Sat, September 2, 11:00am to 12:30pm, Sheraton Boston, Floor: 3, Beacon D

Abstract

I posit that to constitute a concept of “physics community,” physicists assume two foundational axioms. First, the laws of physics are independent of cognitive inference/interference and therefore unchanging or only evolving according to their own rules, despite the findings of Science, Technology, and Society Studies (STSS) over the last few decades. Physicists nonetheless cling to this assumption, which I posit leads to the next axiom: the subaltern can be a subject of scientific research, but it cannot itself research.

This conceptual foundation has epistemic and ontological implications for both science and communities who trace their origins to the Global South and Aboriginal American communities. Because the subaltern is persistently axiomatically defined as outside of mainstream definitions of “physicist,” we become saddled with the difficult work of self-constructing as physicists while remaining, through external construction, outsiders to the physics community.

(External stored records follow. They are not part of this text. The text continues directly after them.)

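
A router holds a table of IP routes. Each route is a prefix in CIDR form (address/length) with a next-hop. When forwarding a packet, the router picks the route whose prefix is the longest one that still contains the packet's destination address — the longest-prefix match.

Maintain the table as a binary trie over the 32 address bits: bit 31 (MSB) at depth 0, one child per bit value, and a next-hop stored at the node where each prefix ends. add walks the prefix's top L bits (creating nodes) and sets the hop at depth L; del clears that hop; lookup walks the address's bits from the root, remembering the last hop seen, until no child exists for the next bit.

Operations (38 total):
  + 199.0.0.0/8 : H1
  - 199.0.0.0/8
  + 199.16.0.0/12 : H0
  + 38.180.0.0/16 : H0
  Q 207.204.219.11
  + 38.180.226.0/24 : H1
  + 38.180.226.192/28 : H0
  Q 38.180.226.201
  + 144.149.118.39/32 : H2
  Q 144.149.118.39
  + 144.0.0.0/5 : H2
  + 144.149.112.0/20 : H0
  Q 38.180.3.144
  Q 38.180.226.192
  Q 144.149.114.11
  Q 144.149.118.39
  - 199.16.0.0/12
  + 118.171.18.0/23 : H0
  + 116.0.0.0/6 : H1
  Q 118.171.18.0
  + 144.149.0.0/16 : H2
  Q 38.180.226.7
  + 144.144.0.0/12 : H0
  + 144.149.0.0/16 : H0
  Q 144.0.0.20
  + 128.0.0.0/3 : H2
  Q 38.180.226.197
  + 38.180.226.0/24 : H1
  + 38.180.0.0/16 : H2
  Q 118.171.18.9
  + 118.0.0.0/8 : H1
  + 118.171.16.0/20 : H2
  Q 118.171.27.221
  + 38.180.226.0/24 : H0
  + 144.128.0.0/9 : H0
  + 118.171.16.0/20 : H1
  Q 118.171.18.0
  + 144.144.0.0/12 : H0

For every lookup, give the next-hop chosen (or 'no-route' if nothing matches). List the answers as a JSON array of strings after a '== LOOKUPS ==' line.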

I argue that these axioms indicate that science cannot be objective when the language embedded in it works to unconstruct Black women as physicists.

By excavating Black intellectual history and pairing it with currents in STSS, I will consider the epistemic implications of colonial, exclusionary ontologies of “physicist,” with the aim of clarifying how an historical and contemporary reconstruction of observers changes both physics and physicists.